Description of problem: When _BSD_SOURCE is defined, <ctype.h> defines extraneous macros such as BIG_ENDIAN. Version-Release number of selected component (if applicable): glibc-2.3.5-10 Steps to Reproduce: Compile the following: #define _BSD_SOURCE #include <ctype.h> #define BIG_ENDIAN NO Actual results: /home/rloader/temp.c:3:1: warning: "BIG_ENDIAN" redefined In file included from /usr/include/ctype.h:41, from /home/rloader/temp.c:2: /usr/include/endian.h:47:1: warning: this is the location of the previous definition Expected results: I don't think that there should be a warning; ctype.h shouldn't be defining BIG_ENDIAN even with _BSD_SOURCE - at least it doesn't on modern BSD systems as far as I can see. (Apologies if that is indeed intended).

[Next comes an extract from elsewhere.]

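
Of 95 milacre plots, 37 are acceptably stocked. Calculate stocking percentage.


Formula: Stocking % = stocked plots / total plots * 100
Stocking = 37 / 95 * 100
Stocking = 0.3895 * 100 = 38.9%

38.9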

I don't think _BSD_SOURCE has similar rigorous namespace requirements as _XOPEN*, because no standard is defining the namespace. <ctype.h> needs <endian.h> for the bit testing macros in that header. If there was a standard that required <ctype.h> must not include <endian.h>, then the solution would be obvious, play with __need_* macros in endian.h like some other headers do. But for _BSD_SOURCE, this is not that obvious something like that is really needed.
There are no namespace guarantees for anything but POSIX and x/open modes.
Compiling as C++ with _XOPEN_SOURCE and without _BSD_SOURCE also gives the warning. Is it intended to give namespace guarentees in that case? $ cat temp.cc // Compile as C++ #include <ctype.h> #define BIG_ENDIAN NO $ g++ -D_XOPEN_SOURCE=600 -c temp.cc temp.cc:3:1: warning: "BIG_ENDIAN" redefined In file included from /usr/include/ctype.h:41, from temp.cc:2: /usr/include/endian.h:47:1: warning: this is the location of the previous definition
That's because g++ (at the moment) implies _GNU_SOURCE, which has no namespace guarantees either.